Thank you for opening your heart and wounds…God has blessed so many because of your willingness to share and to serve…know this friend appreciates your sacrifices…But God…
“BUT GOD” t-shirts
There are a lot of us that could wear them
Thanks, Mike for your daily devotionals….
I’m hooked and blessed by them
You have no idea how your words have spoken into my life these past few weeks. Thank you so much.
Grateful for the “But God” moments in my life.
I agree Mike. Beautiful!
Oh, Mike what a great God story!!! How our merciful God can take the lowest of us and allow us to triumph for HIM! I believe this story; as I have one too; and I will continue to tell anyone and everyone how HE loved me through it! Blessings and thanks from a Christ follower in Sarasota, Fl!
At the lowest points of my life, I would have perished…But God!
Seems that I’ve had many, many “But God” moments in my 66 years…

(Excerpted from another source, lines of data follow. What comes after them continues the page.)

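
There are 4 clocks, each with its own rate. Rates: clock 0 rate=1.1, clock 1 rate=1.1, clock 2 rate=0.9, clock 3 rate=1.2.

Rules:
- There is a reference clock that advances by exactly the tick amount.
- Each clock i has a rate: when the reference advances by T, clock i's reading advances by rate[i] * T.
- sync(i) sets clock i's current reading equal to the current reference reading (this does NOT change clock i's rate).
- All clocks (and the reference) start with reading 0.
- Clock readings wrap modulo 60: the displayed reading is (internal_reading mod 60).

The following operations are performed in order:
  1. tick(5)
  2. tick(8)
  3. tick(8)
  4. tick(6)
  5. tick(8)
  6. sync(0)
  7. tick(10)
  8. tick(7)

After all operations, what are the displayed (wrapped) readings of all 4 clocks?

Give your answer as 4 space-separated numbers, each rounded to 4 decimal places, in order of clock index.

After op 1 tick(5): ref=5.0000 raw=[5.5000 5.5000 4.5000 6.0000]
After op 2 tick(8): ref=13.0000 raw=[14.3000 14.3000 11.7000 15.6000]
After op 3 tick(8): ref=21.0000 raw=[23.1000 23.1000 18.9000 25.2000]
After op 4 tick(6): ref=27.0000 raw=[29.7000 29.7000 24.3000 32.4000]
After op 5 tick(8): ref=35.0000 raw=[38.5000 38.5000 31.5000 42.0000]
After op 6 sync(0): ref=35.0000 raw=[35.0000 38.5000 31.5000 42.0000]
After op 7 tick(10): ref=45.0000 raw=[46.0000 49.5000 40.5000 54.0000]
After op 8 tick(7): ref=52.0000 raw=[53.7000 57.2000 46.8000 62.4000]
Wrap final raw readings (mod 60): 53.7000 mod 60 = 53.7000; 57.2000 mod 60 = 57.2000; 46.8000 mod 60 = 46.8000; 62.4000 mod 60 = 2.4000

Answer: 53.7000 57.2000 46.8000 2.4000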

He is faithful, He is loving, He is the God of restoration when we have seemingly destroyed our lives beyond repair.
Thanks for sharing your beautiful words today!
As always Mike- inspiring. As you know mine and Mikes life is so full of those But God times. Praise the Lord that we are still continuing to grow and to learn and lean into Gods Word. Thank you for being such a blessing to so many. Mike and I often talk about how much we love you and Doris and that we are so grateful that God brought us into Family Worship Center and into the lives of folks like you. But God.
❤️
Thought about Branches and decided to look on your Facebook page and ended up here. Great message. For some reason I like numbers in God’s word. Fifteen represents rest. Listen to a lot of music- have you heard the song that was recorded by Legacy Five “But God”?
I am desperate and need your information on a weight loss plan.